A feeling most of us are familiar with, it is normal to be tired now and then. There can be many causes for tiredness, including:
- Heart disease
- Kidney disease
- Liver disease
- Lung disease
- Sleep problems
- Vitamin/Mineral deficiency
- Medication side effects
Whether or not any of the conditions listed above help explain your fatigue, avoiding certain foods can help prevent afternoon sleepiness. Experts continually reference eating a healthy diet as a means to feel energetic, but details on what to avoid are glanced over far too often.
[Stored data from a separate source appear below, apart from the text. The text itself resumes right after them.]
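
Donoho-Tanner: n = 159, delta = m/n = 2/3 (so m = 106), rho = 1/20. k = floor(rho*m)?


m = 2/3*159 = 106.
rho = 1/20.
rho*m = 1/20*106 = 5.3.
k = floor(5.3) = 5.

5


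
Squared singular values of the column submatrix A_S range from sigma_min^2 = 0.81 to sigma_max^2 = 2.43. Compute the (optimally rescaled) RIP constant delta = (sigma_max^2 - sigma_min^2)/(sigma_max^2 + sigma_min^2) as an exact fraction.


lambda_max - lambda_min = 2.43 - 0.81 = 1.62.
lambda_max + lambda_min = 2.43 + 0.81 = 3.24.
delta = 1.62/3.24 = 162/324 = 1/2.

1/2


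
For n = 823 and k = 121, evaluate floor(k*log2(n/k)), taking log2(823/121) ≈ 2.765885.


log2(n/k) = log2(823/121) ≈ 2.765885.
k*log2(n/k) ≈ 121*2.765885 = 334.672085.
floor(334.672085) = 334.

334


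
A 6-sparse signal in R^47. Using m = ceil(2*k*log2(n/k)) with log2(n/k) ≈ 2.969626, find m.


log2(n/k) = log2(47/6) ≈ 2.969626.
2*k*log2(n/k) ≈ 2*6*2.969626 = 35.635512.
m = ceil(35.635512) = 36.

36


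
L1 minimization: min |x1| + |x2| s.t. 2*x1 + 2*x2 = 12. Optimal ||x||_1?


Axis intercepts:
  x1 = 6, x2 = 0: L1 = 6
  x1 = 0, x2 = 6: L1 = 6
x* = (6, 0)
||x*||_1 = 6.

6


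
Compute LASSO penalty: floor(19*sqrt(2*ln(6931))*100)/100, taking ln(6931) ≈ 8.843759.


ln(6931) ≈ 8.843759.
2*ln(n) ≈ 17.687518.
sqrt(2*ln(n)) ≈ sqrt(17.687518) ≈ 4.205653.
lambda ≈ 19*4.205653 = 79.907407.
floor(lambda*100)/100 = 79.90.

79.90


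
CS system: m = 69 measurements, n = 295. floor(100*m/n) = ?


100*m/n = 100*69/295 ≈ 23.3898.
floor = 23.

23


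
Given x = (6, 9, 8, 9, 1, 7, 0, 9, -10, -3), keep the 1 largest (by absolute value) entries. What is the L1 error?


Sorted |x_i| descending: [10, 9, 9, 9, 8, 7, 6, 3, 1, 0]
Keep top 1: [10]
Tail entries: [9, 9, 9, 8, 7, 6, 3, 1, 0]
L1 error = sum of tail = 52.

52


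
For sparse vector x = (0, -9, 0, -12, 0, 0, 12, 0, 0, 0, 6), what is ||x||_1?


Non-zero entries: [(1, -9), (3, -12), (6, 12), (10, 6)]
Absolute values: [9, 12, 12, 6]
||x||_1 = sum = 39.

39


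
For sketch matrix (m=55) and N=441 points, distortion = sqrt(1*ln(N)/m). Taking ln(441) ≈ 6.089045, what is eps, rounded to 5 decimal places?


ln(441) ≈ 6.089045.
1*ln(N)/m ≈ 1*6.089045/55 ≈ 0.11070991.
eps = sqrt(0.11070991) ≈ 0.332731 ≈ 0.33273.

0.33273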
If fatigue seems to plague you, make sure to reduce or avoid consumption of the following:
- Caffeinated Beverages – Even though many of us turn to caffeine for a burst of energy, caffeinated coffee, soda, pep pills and energy drinks actually foster fatigue. This is because caffeine activates the nervous system, a physiological process that expends energy. The excessive neuron activity spurred by caffeine consumption causes the adrenal glands to produce adrenalin, giving the person a short, chemically induced burst of energy. When this adrenal high wears off, you feel the drop in terms of fatigue, irritability, headache or confusion – setting the stage for a roller coaster type of cycle that can exhaust the adrenal glands and cause chronic fatigue.
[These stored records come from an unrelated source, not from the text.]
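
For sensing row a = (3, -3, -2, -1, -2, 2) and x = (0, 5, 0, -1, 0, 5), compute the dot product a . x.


Non-zero terms: ['-3*5', '-1*-1', '2*5']
Products: [-15, 1, 10]
y = sum = -4.

-4


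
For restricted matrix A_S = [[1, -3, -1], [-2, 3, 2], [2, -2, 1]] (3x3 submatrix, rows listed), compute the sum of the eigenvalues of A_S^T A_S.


Sum of eigenvalues of A_S^T A_S = trace(A_S^T A_S) = sum of squared column norms of A_S.
A_S^T A_S diagonal: [9, 22, 6].
trace = 9 + 22 + 6 = 37.

37


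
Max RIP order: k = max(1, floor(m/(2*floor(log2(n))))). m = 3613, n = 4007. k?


floor(log2(4007)) = 11.
2*11 = 22.
m/(2*floor(log2(n))) = 3613/22 ≈ 164.2273.
floor = 164.
k = max(1, 164) = 164.

164


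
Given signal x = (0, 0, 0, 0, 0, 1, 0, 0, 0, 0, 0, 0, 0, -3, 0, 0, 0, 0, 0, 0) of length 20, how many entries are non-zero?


Non-zero positions: [5, 13].
Sparsity = 2.

2


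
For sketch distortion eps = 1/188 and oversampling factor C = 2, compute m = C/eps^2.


1/eps = 188.
(1/eps)^2 = 35344.
m = 2*35344 = 70688.

70688


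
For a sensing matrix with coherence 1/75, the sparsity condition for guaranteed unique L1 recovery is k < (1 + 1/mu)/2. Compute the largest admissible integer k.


1/mu = 75.
1 + 1/mu = 76.
(1 + 1/mu)/2 = 38 is an integer and the inequality is strict, so k_max = 38 - 1 = 37.

37


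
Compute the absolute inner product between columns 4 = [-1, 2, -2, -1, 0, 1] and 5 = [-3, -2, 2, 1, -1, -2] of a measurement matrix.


Inner product: -1*-3 + 2*-2 + -2*2 + -1*1 + 0*-1 + 1*-2
Products: [3, -4, -4, -1, 0, -2]
Sum = -8.
|dot| = 8.

8


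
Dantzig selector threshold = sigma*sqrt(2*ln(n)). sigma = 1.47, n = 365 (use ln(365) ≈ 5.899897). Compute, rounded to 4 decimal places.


ln(365) ≈ 5.899897.
2*ln(n) ≈ 11.799794.
sqrt(2*ln(n)) ≈ sqrt(11.799794) ≈ 3.435083.
threshold ≈ 1.47*3.435083 = 5.04957201 ≈ 5.0496.

5.0496


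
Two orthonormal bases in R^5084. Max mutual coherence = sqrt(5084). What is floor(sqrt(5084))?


71^2 = 5041 <= 5084 < 5184 = 72^2, so 71 <= sqrt(5084) < 72.
floor(sqrt(5084)) = 71.

71


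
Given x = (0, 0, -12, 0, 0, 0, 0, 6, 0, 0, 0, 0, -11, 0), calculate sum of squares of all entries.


Non-zero entries: [(2, -12), (7, 6), (12, -11)]
Squares: [144, 36, 121]
||x||_2^2 = sum = 301.

301


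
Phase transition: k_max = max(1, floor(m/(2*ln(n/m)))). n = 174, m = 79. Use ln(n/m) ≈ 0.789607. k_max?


n/m = 174/79.
ln(n/m) ≈ 0.789607.
2*ln(n/m) ≈ 1.579214.
m/(2*ln(n/m)) ≈ 79/1.579214 ≈ 50.0249.
floor = 50.
k_max = max(1, 50) = 50.

50


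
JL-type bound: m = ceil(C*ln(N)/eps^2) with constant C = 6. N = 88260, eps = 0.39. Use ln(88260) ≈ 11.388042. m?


ln(88260) ≈ 11.388042.
eps^2 = 0.39^2 = 0.1521.
C*ln(N)/eps^2 ≈ 6*11.388042/0.1521 ≈ 449.2324.
m = ceil(449.2324) = 450.

450


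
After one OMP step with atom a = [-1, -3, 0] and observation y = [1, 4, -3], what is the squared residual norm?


a^T a = 10.
a^T y = -13.
coeff = -13/10 = -13/10.
||r||^2 = 91/10.

91/10


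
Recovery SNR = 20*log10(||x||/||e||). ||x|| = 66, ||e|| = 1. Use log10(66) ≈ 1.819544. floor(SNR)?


||x||/||e|| = 66/1 = 66.
log10(66) ≈ 1.819544.
20*log10(||x||/||e||) ≈ 20*1.819544 = 36.39088.
floor(36.39088) = 36.

36


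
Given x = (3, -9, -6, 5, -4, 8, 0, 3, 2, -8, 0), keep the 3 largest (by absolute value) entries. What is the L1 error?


Sorted |x_i| descending: [9, 8, 8, 6, 5, 4, 3, 3, 2, 0, 0]
Keep top 3: [9, 8, 8]
Tail entries: [6, 5, 4, 3, 3, 2, 0, 0]
L1 error = sum of tail = 23.

23


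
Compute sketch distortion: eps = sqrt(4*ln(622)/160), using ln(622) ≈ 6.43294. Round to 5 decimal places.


ln(622) ≈ 6.43294.
4*ln(N)/m ≈ 4*6.43294/160 ≈ 0.1608235.
eps = sqrt(0.1608235) ≈ 0.4010281 ≈ 0.40103.

0.40103


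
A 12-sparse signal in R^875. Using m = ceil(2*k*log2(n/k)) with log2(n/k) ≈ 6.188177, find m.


log2(n/k) = log2(875/12) ≈ 6.188177.
2*k*log2(n/k) ≈ 2*12*6.188177 = 148.516248.
m = ceil(148.516248) = 149.

149


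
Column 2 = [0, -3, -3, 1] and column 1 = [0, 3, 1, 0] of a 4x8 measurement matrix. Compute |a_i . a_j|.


Inner product: 0*0 + -3*3 + -3*1 + 1*0
Products: [0, -9, -3, 0]
Sum = -12.
|dot| = 12.

12


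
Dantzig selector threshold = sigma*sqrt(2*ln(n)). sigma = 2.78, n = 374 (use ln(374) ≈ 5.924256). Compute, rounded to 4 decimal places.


ln(374) ≈ 5.924256.
2*ln(n) ≈ 11.848512.
sqrt(2*ln(n)) ≈ sqrt(11.848512) ≈ 3.442167.
threshold ≈ 2.78*3.442167 = 9.56922426 ≈ 9.5692.

9.5692


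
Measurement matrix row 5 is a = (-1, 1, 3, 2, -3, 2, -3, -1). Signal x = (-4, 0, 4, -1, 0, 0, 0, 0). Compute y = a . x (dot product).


Non-zero terms: ['-1*-4', '3*4', '2*-1']
Products: [4, 12, -2]
y = sum = 14.

14


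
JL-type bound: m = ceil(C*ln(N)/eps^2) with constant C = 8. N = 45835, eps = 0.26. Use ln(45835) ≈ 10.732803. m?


ln(45835) ≈ 10.732803.
eps^2 = 0.26^2 = 0.0676.
C*ln(N)/eps^2 ≈ 8*10.732803/0.0676 ≈ 1270.1542.
m = ceil(1270.1542) = 1271.

1271


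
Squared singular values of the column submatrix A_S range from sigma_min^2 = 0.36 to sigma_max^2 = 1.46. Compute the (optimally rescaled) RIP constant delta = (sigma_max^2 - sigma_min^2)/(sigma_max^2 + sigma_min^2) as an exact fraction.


lambda_max - lambda_min = 1.46 - 0.36 = 1.10.
lambda_max + lambda_min = 1.46 + 0.36 = 1.82.
delta = 1.10/1.82 = 110/182 = 55/91.

55/91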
- High Glycemic Foods – Frequently referred to as white, starchy carbohydrates, foods high on the glycemic index are a major contributor to fatigue. Examples of high glycemic foods include white bread, white rice, sugary cereals, traditional pastas, crackers, tortillas, potatoes, donuts, bagels, pastries and cookies. The glycemic index is a numerical scale used to indicate how fast and how high a particular food can raise our blood glucose (blood sugar) level. The higher on the glycemic index scale, the faster the food is broken down into sugar. High glycemic carbohydrates enter the blood stream fast, but the effect they have is very short-lived, leading to an initial burst of energy that is followed by an energetic crash when blood sugar levels drop just as fast as they rose.
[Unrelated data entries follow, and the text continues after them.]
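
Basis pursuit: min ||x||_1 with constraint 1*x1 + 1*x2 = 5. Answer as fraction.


Axis intercepts:
  x1 = 5, x2 = 0: L1 = 5
  x1 = 0, x2 = 5: L1 = 5
x* = (5, 0)
||x*||_1 = 5.

5


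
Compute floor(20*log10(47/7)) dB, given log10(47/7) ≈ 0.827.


||x||/||e|| = 47/7.
log10(47/7) ≈ 0.827.
20*log10(||x||/||e||) ≈ 20*0.827 = 16.54.
floor(16.54) = 16.

16


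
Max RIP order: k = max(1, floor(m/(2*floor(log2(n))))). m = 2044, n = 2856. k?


floor(log2(2856)) = 11.
2*11 = 22.
m/(2*floor(log2(n))) = 2044/22 ≈ 92.9091.
floor = 92.
k = max(1, 92) = 92.

92


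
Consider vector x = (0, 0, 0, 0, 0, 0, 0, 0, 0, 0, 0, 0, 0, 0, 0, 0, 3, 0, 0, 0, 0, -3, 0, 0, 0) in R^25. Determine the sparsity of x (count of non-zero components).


Non-zero positions: [16, 21].
Sparsity = 2.

2


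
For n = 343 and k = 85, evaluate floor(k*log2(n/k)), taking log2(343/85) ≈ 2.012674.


log2(n/k) = log2(343/85) ≈ 2.012674.
k*log2(n/k) ≈ 85*2.012674 = 171.07729.
floor(171.07729) = 171.

171


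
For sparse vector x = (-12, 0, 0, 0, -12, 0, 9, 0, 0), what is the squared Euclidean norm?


Non-zero entries: [(0, -12), (4, -12), (6, 9)]
Squares: [144, 144, 81]
||x||_2^2 = sum = 369.

369


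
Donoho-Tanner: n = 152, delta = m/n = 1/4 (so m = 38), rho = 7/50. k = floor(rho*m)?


m = 1/4*152 = 38.
rho = 7/50.
rho*m = 7/50*38 = 5.32.
k = floor(5.32) = 5.

5


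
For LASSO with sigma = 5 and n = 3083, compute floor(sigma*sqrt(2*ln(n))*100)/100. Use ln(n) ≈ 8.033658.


ln(3083) ≈ 8.033658.
2*ln(n) ≈ 16.067316.
sqrt(2*ln(n)) ≈ sqrt(16.067316) ≈ 4.008406.
lambda ≈ 5*4.008406 = 20.04203.
floor(lambda*100)/100 = 20.04.

20.04


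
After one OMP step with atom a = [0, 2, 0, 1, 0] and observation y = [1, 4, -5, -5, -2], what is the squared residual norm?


a^T a = 5.
a^T y = 3.
coeff = 3/5 = 3/5.
||r||^2 = 346/5.

346/5


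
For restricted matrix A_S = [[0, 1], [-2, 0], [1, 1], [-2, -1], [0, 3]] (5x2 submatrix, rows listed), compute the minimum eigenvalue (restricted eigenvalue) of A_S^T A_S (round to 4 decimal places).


A_S^T A_S = [[9, 3], [3, 12]].
trace = 21.
det = 99.
disc = trace^2 - 4*det = 441 - 4*99 = 45.
sqrt(45) ≈ 6.708204.
lam_min = (21 - sqrt(45))/2 ≈ (21 - 6.708204)/2 = 7.145898 ≈ 7.1459.

7.1459


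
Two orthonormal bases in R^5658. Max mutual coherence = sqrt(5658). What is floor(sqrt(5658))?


75^2 = 5625 <= 5658 < 5776 = 76^2, so 75 <= sqrt(5658) < 76.
floor(sqrt(5658)) = 75.

75


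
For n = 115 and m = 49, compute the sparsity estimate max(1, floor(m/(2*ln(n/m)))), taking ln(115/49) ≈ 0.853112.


n/m = 115/49.
ln(n/m) ≈ 0.853112.
2*ln(n/m) ≈ 1.706224.
m/(2*ln(n/m)) ≈ 49/1.706224 ≈ 28.7184.
floor = 28.
k_max = max(1, 28) = 28.

28


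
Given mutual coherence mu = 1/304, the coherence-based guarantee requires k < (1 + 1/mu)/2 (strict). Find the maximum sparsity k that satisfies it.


1/mu = 304.
1 + 1/mu = 305.
(1 + 1/mu)/2 = 152.5 is not an integer, so k_max = floor(152.5) = 152.

152


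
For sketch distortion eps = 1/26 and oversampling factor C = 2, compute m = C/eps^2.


1/eps = 26.
(1/eps)^2 = 676.
m = 2*676 = 1352.

1352


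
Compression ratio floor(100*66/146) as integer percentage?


100*m/n = 100*66/146 ≈ 45.2055.
floor = 45.

45


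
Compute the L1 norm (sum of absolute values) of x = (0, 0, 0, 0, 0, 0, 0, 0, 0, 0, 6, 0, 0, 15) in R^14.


Non-zero entries: [(10, 6), (13, 15)]
Absolute values: [6, 15]
||x||_1 = sum = 21.

21


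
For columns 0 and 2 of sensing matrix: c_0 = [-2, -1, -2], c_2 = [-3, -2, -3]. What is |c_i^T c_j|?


Inner product: -2*-3 + -1*-2 + -2*-3
Products: [6, 2, 6]
Sum = 14.
|dot| = 14.

14


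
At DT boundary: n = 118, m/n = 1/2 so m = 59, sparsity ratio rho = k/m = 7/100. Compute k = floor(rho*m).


m = 1/2*118 = 59.
rho = 7/100.
rho*m = 7/100*59 = 4.13.
k = floor(4.13) = 4.

4


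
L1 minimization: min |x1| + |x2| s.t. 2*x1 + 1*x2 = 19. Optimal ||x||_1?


Axis intercepts:
  x1 = 19/2, x2 = 0: L1 = 19/2
  x1 = 0, x2 = 19: L1 = 19
x* = (19/2, 0)
||x*||_1 = 19/2.

19/2


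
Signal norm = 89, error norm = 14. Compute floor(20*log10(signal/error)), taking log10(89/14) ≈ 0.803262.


||x||/||e|| = 89/14.
log10(89/14) ≈ 0.803262.
20*log10(||x||/||e||) ≈ 20*0.803262 = 16.06524.
floor(16.06524) = 16.

16


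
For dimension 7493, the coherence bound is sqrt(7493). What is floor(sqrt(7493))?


86^2 = 7396 <= 7493 < 7569 = 87^2, so 86 <= sqrt(7493) < 87.
floor(sqrt(7493)) = 86.

86


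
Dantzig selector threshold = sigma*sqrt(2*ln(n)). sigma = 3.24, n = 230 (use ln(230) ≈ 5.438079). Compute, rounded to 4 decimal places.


ln(230) ≈ 5.438079.
2*ln(n) ≈ 10.876158.
sqrt(2*ln(n)) ≈ sqrt(10.876158) ≈ 3.297902.
threshold ≈ 3.24*3.297902 = 10.68520248 ≈ 10.6852.

10.6852


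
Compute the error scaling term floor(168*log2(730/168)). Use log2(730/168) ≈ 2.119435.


log2(n/k) = log2(730/168) ≈ 2.119435.
k*log2(n/k) ≈ 168*2.119435 = 356.06508.
floor(356.06508) = 356.

356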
- Fatty Foods – Fried foods (like fried chicken, mozzarella sticks and French fries), meats with a high fat content (like bacon, steak and foie gras), rich sauces (butter-based, mayonnaise-based or cream-based) and oily snack foods (like cheese curls, corn chips and potato chips) can make you tired. The reason this occurs is simple: the digestive system must work harder and expend more energy than usual to metabolize fat. Since the body uses a disproportionately large amount of energy just to break a recently ingested fatty meal down, there is less available to keep you feeling peppy.
A typical American floods their body with foods (and drinks) from these three categories, yet they don’t connect their diet with fatigue. Breakfast consisting of a bacon, egg and cheese sandwich on a white roll and a cup of coffee, late morning snack of another cup of coffee and bagel with cream cheese, lunch of pizza and caffeinated soda, afternoon snack of chips or candy plus an energy drink and dinner of fried chicken or steak with mashed potatoes and another soda describes a regular day’s food for millions. It’s no wonder that so many Americans complain of being tired. Even if a few fruits and vegetables are thrown into this type of diet, repeatedly consuming caffeine, high glycemic foods and fatty foods will drain your energy and lead you into a constant battle against fatigue.